The relocation of the trawler signals the start of Hull’s next major, heritage-led regeneration project, which is at the heart of the city’s continuing drive to capitalise upon its spectacular success as UK City of Culture 2017.
The culmination of a complex operation, involving weeks of preparation, saw two tugs manoeuvre the Arctic Corsair down the River Hull, along the Humber estuary and into temporary storage at Alexandra Dock, provided by Siemens Gamesa with the support of Associated British Ports.
The vessel will undergo restoration and conservation work before returning to a new home at a regenerated North End Shipyard on the River Hull, where it will become the centrepiece of an exciting new maritime heritage attraction, which also includes the transformation of Hull Maritime Museum and Dock Office Chambers and the conservation of the Spurn Lightship.

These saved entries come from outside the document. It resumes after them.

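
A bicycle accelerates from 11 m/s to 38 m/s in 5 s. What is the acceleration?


Given: initial velocity v0 = 11 m/s, final velocity v = 38 m/s, time t = 5 s
Using a = (v - v0) / t
a = (38 - 11) / 5
a = 27 / 5
a = 27/5 m/s^2

27/5 m/s^2


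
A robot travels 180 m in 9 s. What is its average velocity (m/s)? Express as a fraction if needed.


Given: distance d = 180 m, time t = 9 s
Using v = d / t
v = 180 / 9
v = 20 m/s

20 m/s


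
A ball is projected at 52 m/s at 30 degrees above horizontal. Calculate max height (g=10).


Given: v0 = 52 m/s, theta = 30 deg, g = 10 m/s^2
sin^2(30) = 1/4
Using H = v0^2 * sin^2(theta) / (2*g)
H = 52^2 * 1/4 / (2*10)
H = 2704 * 1/4 / 20
H = 676 / 20
H = 169/5 m

169/5 m


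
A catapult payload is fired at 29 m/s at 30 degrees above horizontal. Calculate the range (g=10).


Given: v0 = 29 m/s, theta = 30 deg, g = 10 m/s^2
sin(2*30) = sin(60) = sqrt(3)/2
Using R = v0^2 * sin(2*theta) / g
R = 29^2 * (sqrt(3)/2) / 10
R = 841 * sqrt(3) / 20
R = 841/20*sqrt(3) m

841/20*sqrt(3) m


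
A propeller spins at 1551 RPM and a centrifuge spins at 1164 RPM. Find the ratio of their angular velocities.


Given: RPM_A = 1551, RPM_B = 1164
omega = 2*pi*RPM/60, so omega_A/omega_B = RPM_A / RPM_B
omega_A/omega_B = 1551 / 1164
omega_A/omega_B = 517/388

517/388


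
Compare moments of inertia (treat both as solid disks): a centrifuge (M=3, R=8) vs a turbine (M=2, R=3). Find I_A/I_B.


Given: M1=3 kg, R1=8 m, M2=2 kg, R2=3 m
For a disk: I = (1/2)*M*R^2, so I_A/I_B = (M1*R1^2)/(M2*R2^2)
M1*R1^2 = 3*64 = 192
M2*R2^2 = 2*9 = 18
I_A/I_B = 192/18 = 32/3

32/3


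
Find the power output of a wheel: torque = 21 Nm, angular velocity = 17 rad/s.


Given: tau = 21 Nm, omega = 17 rad/s
Using P = tau * omega
P = 21 * 17
P = 357 W

357 W


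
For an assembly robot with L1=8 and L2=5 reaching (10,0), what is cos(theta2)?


Given: L1 = 8, L2 = 5, target (x, y) = (10, 0)
Using cos(theta2) = (x^2 + y^2 - L1^2 - L2^2) / (2*L1*L2)
x^2 + y^2 = 10^2 + 0 = 100
L1^2 + L2^2 = 64 + 25 = 89
Numerator = 100 - 89 = 11
Denominator = 2*8*5 = 80
cos(theta2) = 11/80 = 11/80

11/80


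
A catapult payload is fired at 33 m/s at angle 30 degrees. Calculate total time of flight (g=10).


Given: v0 = 33 m/s, theta = 30 deg, g = 10 m/s^2
sin(30) = 1/2
Using T = 2*v0*sin(theta) / g
T = 2*33*1/2 / 10
T = 33 / 10
T = 33/10 s

33/10 s


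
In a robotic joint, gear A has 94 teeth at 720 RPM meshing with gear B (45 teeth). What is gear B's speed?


Given: N1 = 94 teeth, w1 = 720 RPM, N2 = 45 teeth
Using N1*w1 = N2*w2
w2 = N1*w1 / N2
w2 = 94*720 / 45
w2 = 67680 / 45
w2 = 1504 RPM

1504 RPM


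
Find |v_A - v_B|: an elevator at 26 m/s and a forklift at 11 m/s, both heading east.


Given: v_A = 26 m/s east, v_B = 11 m/s east
Both move in the same direction; relative speed = |v_A - v_B|
|26 - 11| = |15|
= 15 m/s

15 m/s


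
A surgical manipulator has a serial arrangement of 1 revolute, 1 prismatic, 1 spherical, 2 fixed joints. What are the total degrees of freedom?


Given: serial robot with 1 revolute, 1 prismatic, 1 spherical, 2 fixed joints
DOF contribution per joint type: revolute=1, prismatic=1, spherical=3, fixed=0
DOF = 1*1 + 1*1 + 1*3 + 2*0
DOF = 5

5


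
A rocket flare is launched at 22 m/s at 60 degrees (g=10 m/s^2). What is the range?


Given: v0 = 22 m/s, theta = 60 deg, g = 10 m/s^2
sin(2*60) = sin(120) = sqrt(3)/2
Using R = v0^2 * sin(2*theta) / g
R = 22^2 * (sqrt(3)/2) / 10
R = 484 * sqrt(3) / 20
R = 121/5*sqrt(3) m

121/5*sqrt(3) m


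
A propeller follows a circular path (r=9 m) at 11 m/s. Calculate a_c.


Given: v = 11 m/s, r = 9 m
Using a_c = v^2 / r
a_c = 11^2 / 9
a_c = 121 / 9
a_c = 121/9 m/s^2

121/9 m/s^2


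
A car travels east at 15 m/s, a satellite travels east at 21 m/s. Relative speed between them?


Given: v_A = 15 m/s east, v_B = 21 m/s east
Both move in the same direction; relative speed = |v_A - v_B|
|15 - 21| = |-6|
= 6 m/s

6 m/s


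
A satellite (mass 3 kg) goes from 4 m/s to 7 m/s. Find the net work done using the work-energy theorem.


Given: m = 3 kg, v0 = 4 m/s, v = 7 m/s
Using W = (1/2)*m*(v^2 - v0^2)
v^2 = 7^2 = 49
v0^2 = 4^2 = 16
v^2 - v0^2 = 49 - 16 = 33
W = (1/2)*3*33 = 99/2 J

99/2 J


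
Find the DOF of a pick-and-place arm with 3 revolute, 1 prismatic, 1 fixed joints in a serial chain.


Given: serial robot with 3 revolute, 1 prismatic, 1 fixed joints
DOF contribution per joint type: revolute=1, prismatic=1, spherical=3, fixed=0
DOF = 3*1 + 1*1 + 1*0
DOF = 4

4


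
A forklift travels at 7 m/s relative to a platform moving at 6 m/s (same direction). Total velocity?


Given: object velocity = 7 m/s, platform velocity = 6 m/s (same direction)
Using classical velocity addition: v_total = v_object + v_platform
v_total = 7 + 6
v_total = 13 m/s

13 m/s


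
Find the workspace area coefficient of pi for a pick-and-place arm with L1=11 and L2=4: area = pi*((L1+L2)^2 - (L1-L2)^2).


Given: L1 = 11, L2 = 4
(L1+L2)^2 = (15)^2 = 225
(L1-L2)^2 = (7)^2 = 49
Difference = 225 - 49 = 176
This equals 4*L1*L2 = 4*11*4 = 176
Workspace area = 176*pi

176


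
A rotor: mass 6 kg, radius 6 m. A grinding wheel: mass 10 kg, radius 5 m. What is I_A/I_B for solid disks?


Given: M1=6 kg, R1=6 m, M2=10 kg, R2=5 m
For a disk: I = (1/2)*M*R^2, so I_A/I_B = (M1*R1^2)/(M2*R2^2)
M1*R1^2 = 6*36 = 216
M2*R2^2 = 10*25 = 250
I_A/I_B = 216/250 = 108/125

108/125


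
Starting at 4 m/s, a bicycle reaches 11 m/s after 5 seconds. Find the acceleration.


Given: initial velocity v0 = 4 m/s, final velocity v = 11 m/s, time t = 5 s
Using a = (v - v0) / t
a = (11 - 4) / 5
a = 7 / 5
a = 7/5 m/s^2

7/5 m/s^2


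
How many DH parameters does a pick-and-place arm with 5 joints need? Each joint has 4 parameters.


Given: 5 joints, 4 DH parameters per joint (d, theta, a, alpha)
Total DH parameters = number_of_joints * 4
Total = 5 * 4
Total = 20

20


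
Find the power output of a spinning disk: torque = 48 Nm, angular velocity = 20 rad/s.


Given: tau = 48 Nm, omega = 20 rad/s
Using P = tau * omega
P = 48 * 20
P = 960 W

960 W


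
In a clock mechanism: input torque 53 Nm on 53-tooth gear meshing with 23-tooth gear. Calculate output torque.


Given: N1 = 53, N2 = 23, T1 = 53 Nm
Using T2/T1 = N2/N1
T2 = T1 * N2 / N1
T2 = 53 * 23 / 53
T2 = 1219 / 53
T2 = 23 Nm

23 Nm


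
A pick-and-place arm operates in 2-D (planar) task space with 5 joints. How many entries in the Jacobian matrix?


Given: task space dimension = 2, joints = 5
Jacobian is a 2 x 5 matrix
Total entries = rows * columns
Total = 2 * 5
Total = 10

10


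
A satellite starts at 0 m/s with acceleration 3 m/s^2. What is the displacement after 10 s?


Given: v0 = 0 m/s, a = 3 m/s^2, t = 10 s
Using s = v0*t + (1/2)*a*t^2
s = 0*10 + (1/2)*3*10^2
s = 0 + (1/2)*300
s = 0 + 150
s = 150

150 m


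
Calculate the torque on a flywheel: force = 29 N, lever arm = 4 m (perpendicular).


Given: F = 29 N, r = 4 m, angle = 90 deg (perpendicular)
Using tau = F * r * sin(90)
sin(90) = 1
tau = 29 * 4 * 1
tau = 116 Nm

116 Nm


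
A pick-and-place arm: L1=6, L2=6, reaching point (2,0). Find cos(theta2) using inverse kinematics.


Given: L1 = 6, L2 = 6, target (x, y) = (2, 0)
Using cos(theta2) = (x^2 + y^2 - L1^2 - L2^2) / (2*L1*L2)
x^2 + y^2 = 2^2 + 0 = 4
L1^2 + L2^2 = 36 + 36 = 72
Numerator = 4 - 72 = -68
Denominator = 2*6*6 = 72
cos(theta2) = -68/72 = -17/18

-17/18


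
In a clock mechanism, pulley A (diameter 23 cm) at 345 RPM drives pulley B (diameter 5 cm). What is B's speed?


Given: D1 = 23 cm, w1 = 345 RPM, D2 = 5 cm
Using D1*w1 = D2*w2
w2 = D1*w1 / D2
w2 = 23*345 / 5
w2 = 7935 / 5
w2 = 1587 RPM

1587 RPM


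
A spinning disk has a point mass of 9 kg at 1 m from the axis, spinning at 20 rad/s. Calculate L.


Given: m = 9 kg, r = 1 m, omega = 20 rad/s
For a point mass: I = m*r^2
I = 9*1^2 = 9*1 = 9
L = I*omega = 9*20
L = 180 kg*m^2/s

180 kg*m^2/s


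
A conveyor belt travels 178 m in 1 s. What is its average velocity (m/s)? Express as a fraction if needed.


Given: distance d = 178 m, time t = 1 s
Using v = d / t
v = 178 / 1
v = 178 m/s

178 m/s


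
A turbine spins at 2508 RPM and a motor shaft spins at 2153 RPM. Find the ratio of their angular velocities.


Given: RPM_A = 2508, RPM_B = 2153
omega = 2*pi*RPM/60, so omega_A/omega_B = RPM_A / RPM_B
omega_A/omega_B = 2508 / 2153
omega_A/omega_B = 2508/2153

2508/2153


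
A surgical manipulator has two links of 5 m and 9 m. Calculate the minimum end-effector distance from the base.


Given: L1 = 5 m, L2 = 9 m
For a 2-link planar arm, min reach = |L1 - L2| (second link folded back)
Min reach = |5 - 9|
Min reach = 4 m

4 m


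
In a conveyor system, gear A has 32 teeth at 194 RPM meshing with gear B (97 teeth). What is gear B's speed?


Given: N1 = 32 teeth, w1 = 194 RPM, N2 = 97 teeth
Using N1*w1 = N2*w2
w2 = N1*w1 / N2
w2 = 32*194 / 97
w2 = 6208 / 97
w2 = 64 RPM

64 RPM


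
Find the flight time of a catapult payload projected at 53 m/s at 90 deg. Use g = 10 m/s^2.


Given: v0 = 53 m/s, theta = 90 deg, g = 10 m/s^2
sin(90) = 1
Using T = 2*v0*sin(theta) / g
T = 2*53*1 / 10
T = 106 / 10
T = 53/5 s

53/5 s


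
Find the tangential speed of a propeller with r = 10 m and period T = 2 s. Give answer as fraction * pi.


Given: radius r = 10 m, period T = 2 s
Using v = 2*pi*r / T
v = 2*pi*10 / 2
v = 20*pi / 2
v = 10*pi m/s

10*pi m/s


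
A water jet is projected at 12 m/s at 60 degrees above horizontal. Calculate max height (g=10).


Given: v0 = 12 m/s, theta = 60 deg, g = 10 m/s^2
sin^2(60) = 3/4
Using H = v0^2 * sin^2(theta) / (2*g)
H = 12^2 * 3/4 / (2*10)
H = 144 * 3/4 / 20
H = 108 / 20
H = 27/5 m

27/5 m


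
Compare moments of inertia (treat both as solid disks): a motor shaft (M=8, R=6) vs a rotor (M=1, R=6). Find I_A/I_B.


Given: M1=8 kg, R1=6 m, M2=1 kg, R2=6 m
For a disk: I = (1/2)*M*R^2, so I_A/I_B = (M1*R1^2)/(M2*R2^2)
M1*R1^2 = 8*36 = 288
M2*R2^2 = 1*36 = 36
I_A/I_B = 288/36 = 8

8


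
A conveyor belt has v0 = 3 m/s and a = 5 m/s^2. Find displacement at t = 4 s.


Given: v0 = 3 m/s, a = 5 m/s^2, t = 4 s
Using s = v0*t + (1/2)*a*t^2
s = 3*4 + (1/2)*5*4^2
s = 12 + (1/2)*80
s = 12 + 40
s = 52

52 m


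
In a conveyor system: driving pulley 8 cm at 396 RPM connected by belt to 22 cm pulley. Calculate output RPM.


Given: D1 = 8 cm, w1 = 396 RPM, D2 = 22 cm
Using D1*w1 = D2*w2
w2 = D1*w1 / D2
w2 = 8*396 / 22
w2 = 3168 / 22
w2 = 144 RPM

144 RPM


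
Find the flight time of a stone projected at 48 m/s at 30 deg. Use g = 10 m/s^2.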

The aim of the Viola Trust is to play a major part in the project by bringing the Viola trawler back to the city to take its place in the attraction.
Councillor Daren Hale, Hull City Council’s Portfolio Holder for Economic Investment and Regeneration said: “This was an extremely complicated operation and the team along with our partners did an incredible job.
“Seeing the Arctic Corsair journey down the river was a very special and poignant moment for those who have come to cherish her. I’m delighted that so many people came to see her off. It highlights just how important she is to the city and to the nation. This is the first step in a very exciting journey for the Arctic Corsair and for Hull.”